01 giugno 2022

Prende il via oggi ad Helsinki per iniziativa della Sibelius Academy, massimo ente di studio ed educazione musicale in Finlandia, un convegno internazionale di tre giorni dedicato alla storia e alle vicende di vari soggetti - istituzionali e non - impegnati nella diffusione delle musiche in diversi contesti socio-culturali e nel corso di diverse epoche. Si intitola Agents and Actors: Networks in Music History, e tra i relatori invitati c'è anche Jacopo Costa, che interverrà domani per parlare del Mongezi Feza e di Musiche (e un po' anche del Circ.a).

The History of the Mongezi Feza Collective, or how to Keep Underground Music Alive in Italy through Networking (and Arguing).
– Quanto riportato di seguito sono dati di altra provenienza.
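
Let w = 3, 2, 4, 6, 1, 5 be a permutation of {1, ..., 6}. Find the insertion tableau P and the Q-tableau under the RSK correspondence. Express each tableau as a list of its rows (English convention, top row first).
P = [[1, 4, 5], [2, 6], [3]], Q = [[1, 3, 4], [2, 6], [5]]

Insert each entry of the permutation into P by Schensted row insertion, recording in Q the position of each new cell.

Insert 3: appended to row 1. P = [[3]].
Insert 2: 2 bumps 3 from row 1; 3 starts row 2. P = [[2], [3]].
Insert 4: appended to row 1. P = [[2, 4], [3]].
Insert 6: appended to row 1. P = [[2, 4, 6], [3]].
Insert 1: 1 bumps 2 from row 1; 2 bumps 3 from row 2; 3 starts row 3. P = [[1, 4, 6], [2], [3]].
Insert 5: 5 bumps 6 from row 1; 6 appends to row 2. P = [[1, 4, 5], [2, 6], [3]].

So P = [[1, 4, 5], [2, 6], [3]], Q = [[1, 3, 4], [2, 6], [5]].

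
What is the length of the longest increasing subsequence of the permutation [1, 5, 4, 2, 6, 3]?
3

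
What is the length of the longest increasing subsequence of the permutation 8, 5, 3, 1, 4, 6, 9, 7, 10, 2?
5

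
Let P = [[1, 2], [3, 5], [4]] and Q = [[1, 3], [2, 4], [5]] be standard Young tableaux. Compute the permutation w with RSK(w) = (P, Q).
4 1 5 3 2

Reverse the RSK construction: for i from n down to 1, find the cell of Q containing i, remove the entry at that cell from P, and reverse-bump it up through P; the value ejected from row 1 is w(i).

Step i=5: Q has 5 at row 3, column 1; remove 4 from row 3 of P and reverse-bump: 4 enters row 2 and ejects 3; 3 enters row 1 and ejects 2. So w(5) = 2. P is now [[1, 3], [4, 5]].
Step i=4: Q has 4 at row 2, column 2; remove 5 from row 2 of P and reverse-bump: 5 enters row 1 and ejects 3. So w(4) = 3. P is now [[1, 5], [4]].
Step i=3: Q has 3 at row 1, column 2; remove that cell from P, ejecting 5. So w(3) = 5. P is now [[1], [4]].
Step i=2: Q has 2 at row 2, column 1; remove 4 from row 2 of P and reverse-bump: 4 enters row 1 and ejects 1. So w(2) = 1. P is now [[4]].
Step i=1: Q has 1 at row 1, column 1; remove that cell from P, ejecting 4. So w(1) = 4. P is now [].

So w = 4 1 5 3 2.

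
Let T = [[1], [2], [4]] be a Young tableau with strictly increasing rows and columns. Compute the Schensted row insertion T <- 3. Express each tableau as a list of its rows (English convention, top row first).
[[1, 3], [2], [4]]

3 is larger than every entry of row 1, so it is appended to row 1. The new tableau is [[1, 3], [2], [4]].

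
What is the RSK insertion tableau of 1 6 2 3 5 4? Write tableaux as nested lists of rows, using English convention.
Insert 1: appended to row 1. P = [[1]].
Insert 6: appended to row 1. P = [[1, 6]].
Insert 2: 2 bumps 6 from row 1; 6 starts row 2. P = [[1, 2], [6]].
Insert 3: appended to row 1. P = [[1, 2, 3], [6]].
Insert 5: appended to row 1. P = [[1, 2, 3, 5], [6]].
Insert 4: 4 bumps 5 from row 1; 5 bumps 6 from row 2; 6 starts row 3. P = [[1, 2, 3, 4], [5], [6]].

So P = [[1, 2, 3, 4], [5], [6]].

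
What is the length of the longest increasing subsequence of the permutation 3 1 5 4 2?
2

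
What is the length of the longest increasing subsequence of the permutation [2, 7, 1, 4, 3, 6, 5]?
3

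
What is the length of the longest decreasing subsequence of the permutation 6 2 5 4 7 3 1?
5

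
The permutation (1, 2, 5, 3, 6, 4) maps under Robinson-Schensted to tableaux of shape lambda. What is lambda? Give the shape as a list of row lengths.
[4, 2]

Row-insert each entry into an empty tableau.

After inserting 1: P = [[1]].
After inserting 2: P = [[1, 2]].
After inserting 5: P = [[1, 2, 5]].
After inserting 3: P = [[1, 2, 3], [5]].
After inserting 6: P = [[1, 2, 3, 6], [5]].
After inserting 4: P = [[1, 2, 3, 4], [5, 6]].

The final insertion tableau P = [[1, 2, 3, 4], [5, 6]] has shape [4, 2].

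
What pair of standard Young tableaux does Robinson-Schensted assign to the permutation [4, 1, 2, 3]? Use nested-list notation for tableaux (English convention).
P = [[1, 2, 3], [4]], Q = [[1, 3, 4], [2]]

Insert each entry of the permutation into P by Schensted row insertion, recording in Q the position of each new cell.

After inserting 4: P = [[4]].
After inserting 1: P = [[1], [4]].
After inserting 2: P = [[1, 2], [4]].
After inserting 3: P = [[1, 2, 3], [4]].

So P = [[1, 2, 3], [4]], Q = [[1, 3, 4], [2]].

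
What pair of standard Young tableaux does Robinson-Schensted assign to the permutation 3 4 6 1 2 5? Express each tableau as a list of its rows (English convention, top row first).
P = [[1, 2, 5], [3, 4, 6]], Q = [[1, 2, 3], [4, 5, 6]]

Insert each entry of the permutation into P by Schensted row insertion, recording in Q the position of each new cell.

Insert 3: appended to row 1. P = [[3]].
Insert 4: appended to row 1. P = [[3, 4]].
Insert 6: appended to row 1. P = [[3, 4, 6]].
Insert 1: 1 bumps 3 from row 1; 3 starts row 2. P = [[1, 4, 6], [3]].
Insert 2: 2 bumps 4 from row 1; 4 appends to row 2. P = [[1, 2, 6], [3, 4]].
Insert 5: 5 bumps 6 from row 1; 6 appends to row 2. P = [[1, 2, 5], [3, 4, 6]].

So P = [[1, 2, 5], [3, 4, 6]], Q = [[1, 2, 3], [4, 5, 6]].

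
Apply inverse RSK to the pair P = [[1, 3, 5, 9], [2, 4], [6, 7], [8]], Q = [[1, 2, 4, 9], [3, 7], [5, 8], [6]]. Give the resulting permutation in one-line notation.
2 8 6 7 4 1 5 3 9

Reverse the RSK construction: for i from n down to 1, find the cell of Q containing i, remove the entry at that cell from P, and reverse-bump it up through P; the value ejected from row 1 is w(i).

Step i=9: Q has 9 at row 1, column 4; remove that cell from P, ejecting 9. So w(9) = 9. P is now [[1, 3, 5], [2, 4], [6, 7], [8]].
Step i=8: Q has 8 at row 3, column 2; remove 7 from row 3 of P and reverse-bump: 7 enters row 2 and ejects 4; 4 enters row 1 and ejects 3. So w(8) = 3. P is now [[1, 4, 5], [2, 7], [6], [8]].
Step i=7: Q has 7 at row 2, column 2; remove 7 from row 2 of P and reverse-bump: 7 enters row 1 and ejects 5. So w(7) = 5. P is now [[1, 4, 7], [2], [6], [8]].
Step i=6: Q has 6 at row 4, column 1; remove 8 from row 4 of P and reverse-bump: 8 enters row 3 and ejects 6; 6 enters row 2 and ejects 2; 2 enters row 1 and ejects 1. So w(6) = 1. P is now [[2, 4, 7], [6], [8]].
Step i=5: Q has 5 at row 3, column 1; remove 8 from row 3 of P and reverse-bump: 8 enters row 2 and ejects 6; 6 enters row 1 and ejects 4. So w(5) = 4. P is now [[2, 6, 7], [8]].
Step i=4: Q has 4 at row 1, column 3; remove that cell from P, ejecting 7. So w(4) = 7. P is now [[2, 6], [8]].
Step i=3: Q has 3 at row 2, column 1; remove 8 from row 2 of P and reverse-bump: 8 enters row 1 and ejects 6. So w(3) = 6. P is now [[2, 8]].
Step i=2: Q has 2 at row 1, column 2; remove that cell from P, ejecting 8. So w(2) = 8. P is now [[2]].
Step i=1: Q has 1 at row 1, column 1; remove that cell from P, ejecting 2. So w(1) = 2. P is now [].

So w = 2 8 6 7 4 1 5 3 9.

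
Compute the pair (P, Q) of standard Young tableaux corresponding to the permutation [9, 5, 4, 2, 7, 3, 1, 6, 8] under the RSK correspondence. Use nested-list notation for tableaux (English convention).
Insert each entry of the permutation into P by Schensted row insertion, recording in Q the position of each new cell.

After inserting 9: P = [[9]].
After inserting 5: P = [[5], [9]].
After inserting 4: P = [[4], [5], [9]].
After inserting 2: P = [[2], [4], [5], [9]].
After inserting 7: P = [[2, 7], [4], [5], [9]].
After inserting 3: P = [[2, 3], [4, 7], [5], [9]].
After inserting 1: P = [[1, 3], [2, 7], [4], [5], [9]].
After inserting 6: P = [[1, 3, 6], [2, 7], [4], [5], [9]].
After inserting 8: P = [[1, 3, 6, 8], [2, 7], [4], [5], [9]].

So P = [[1, 3, 6, 8], [2, 7], [4], [5], [9]], Q = [[1, 5, 8, 9], [2, 6], [3], [4], [7]].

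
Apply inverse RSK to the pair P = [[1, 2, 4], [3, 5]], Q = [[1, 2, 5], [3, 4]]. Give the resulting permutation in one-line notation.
3 5 1 2 4

Reverse the RSK construction: for i from n down to 1, find the cell of Q containing i, remove the entry at that cell from P, and reverse-bump it up through P; the value ejected from row 1 is w(i).

Step i=5: Q has 5 at row 1, column 3; remove that cell from P, ejecting 4. So w(5) = 4. P is now [[1, 2], [3, 5]].
Step i=4: Q has 4 at row 2, column 2; remove 5 from row 2 of P and reverse-bump: 5 enters row 1 and ejects 2. So w(4) = 2. P is now [[1, 5], [3]].
Step i=3: Q has 3 at row 2, column 1; remove 3 from row 2 of P and reverse-bump: 3 enters row 1 and ejects 1. So w(3) = 1. P is now [[3, 5]].
Step i=2: Q has 2 at row 1, column 2; remove that cell from P, ejecting 5. So w(2) = 5. P is now [[3]].
Step i=1: Q has 1 at row 1, column 1; remove that cell from P, ejecting 3. So w(1) = 3. P is now [].

So w = 3 5 1 2 4.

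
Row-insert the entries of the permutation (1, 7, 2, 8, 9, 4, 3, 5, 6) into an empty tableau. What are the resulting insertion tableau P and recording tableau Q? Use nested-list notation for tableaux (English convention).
P = [[1, 2, 3, 5, 6], [4, 8, 9], [7]], Q = [[1, 2, 4, 5, 9], [3, 6, 8], [7]]

Insert each entry of the permutation into P by Schensted row insertion, recording in Q the position of each new cell.

After inserting 1: P = [[1]].
After inserting 7: P = [[1, 7]].
After inserting 2: P = [[1, 2], [7]].
After inserting 8: P = [[1, 2, 8], [7]].
After inserting 9: P = [[1, 2, 8, 9], [7]].
After inserting 4: P = [[1, 2, 4, 9], [7, 8]].
After inserting 3: P = [[1, 2, 3, 9], [4, 8], [7]].
After inserting 5: P = [[1, 2, 3, 5], [4, 8, 9], [7]].
After inserting 6: P = [[1, 2, 3, 5, 6], [4, 8, 9], [7]].

So P = [[1, 2, 3, 5, 6], [4, 8, 9], [7]], Q = [[1, 2, 4, 5, 9], [3, 6, 8], [7]].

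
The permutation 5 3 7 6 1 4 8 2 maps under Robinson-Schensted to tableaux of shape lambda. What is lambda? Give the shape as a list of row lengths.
Row-insert each entry into an empty tableau.

After inserting 5: P = [[5]].
After inserting 3: P = [[3], [5]].
After inserting 7: P = [[3, 7], [5]].
After inserting 6: P = [[3, 6], [5, 7]].
After inserting 1: P = [[1, 6], [3, 7], [5]].
After inserting 4: P = [[1, 4], [3, 6], [5, 7]].
After inserting 8: P = [[1, 4, 8], [3, 6], [5, 7]].
After inserting 2: P = [[1, 2, 8], [3, 4], [5, 6], [7]].

The final insertion tableau P = [[1, 2, 8], [3, 4], [5, 6], [7]] has shape [3, 2, 2, 1].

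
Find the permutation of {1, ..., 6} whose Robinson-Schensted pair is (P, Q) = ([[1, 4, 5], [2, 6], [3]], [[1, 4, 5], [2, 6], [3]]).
3 2 1 4 6 5

Reverse the RSK construction: for i from n down to 1, find the cell of Q containing i, remove the entry at that cell from P, and reverse-bump it up through P; the value ejected from row 1 is w(i).

Step i=6: Q has 6 at row 2, column 2; remove 6 from row 2 of P and reverse-bump: 6 enters row 1 and ejects 5. So w(6) = 5. P is now [[1, 4, 6], [2], [3]].
Step i=5: Q has 5 at row 1, column 3; remove that cell from P, ejecting 6. So w(5) = 6. P is now [[1, 4], [2], [3]].
Step i=4: Q has 4 at row 1, column 2; remove that cell from P, ejecting 4. So w(4) = 4. P is now [[1], [2], [3]].
Step i=3: Q has 3 at row 3, column 1; remove 3 from row 3 of P and reverse-bump: 3 enters row 2 and ejects 2; 2 enters row 1 and ejects 1. So w(3) = 1. P is now [[2], [3]].
Step i=2: Q has 2 at row 2, column 1; remove 3 from row 2 of P and reverse-bump: 3 enters row 1 and ejects 2. So w(2) = 2. P is now [[3]].
Step i=1: Q has 1 at row 1, column 1; remove that cell from P, ejecting 3. So w(1) = 3. P is now [].

So w = 3 2 1 4 6 5.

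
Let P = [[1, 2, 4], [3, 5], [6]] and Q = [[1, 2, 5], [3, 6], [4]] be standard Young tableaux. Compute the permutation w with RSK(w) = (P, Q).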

"Active in Italy from 1987 until 1997, the Mongezi Feza collective (of which Robert Wyatt was one of the honorary presidents) dealt with concert organization, radio broadcasting, as well as in the publishing branch with a magazine called Musiche. The heir to networking experiences such as Rock In Opposition or the Italian cooperative l’Orchestra, it perpetuated their artistic activities and ideological orientations, was the main Italian referent of a widespread “underground” music scene between the two decades, and represented – at least chronologically – the link between the organizations already mentioned and the circuito autogestito Circ.a, a more structured and comprehensive underground network. Mongezi Feza stood as an important reference point for many musical outsiders on the Italian territory, consolidating or creating links between numerous “heterodox” artists, an audience of curious listeners (both immune from the marketing schemes of the record industry and from most underground trends) and several daring music programmers. My speech, supported by an ad hoc interview with the founders of Mongezi Feza, will describe first of all the way in which the collective was created, how it operated, and the evolution of the Italian underground music network in the years in which it was active. This historical account will be the basis of a reflection on the cultural characteristics of the aforementioned network: while privileging underground and heterodox artistic expressions, the different actors of this network did not identify with any specific musical scene: instead, they committed to any music that would challenge tastes and ideas, without indulging in snobbery or superficial eclecticism. Finally, and with particular reference to the magazine Musiche, I will address the “polemical edge” of the collective through the criticisms it made about different aspects of underground music management (especially its promotion and media coverage): in retrospect, we can affirm that those criticisms proved to be far-sighted in exposing several weaknesses of the underground music networks."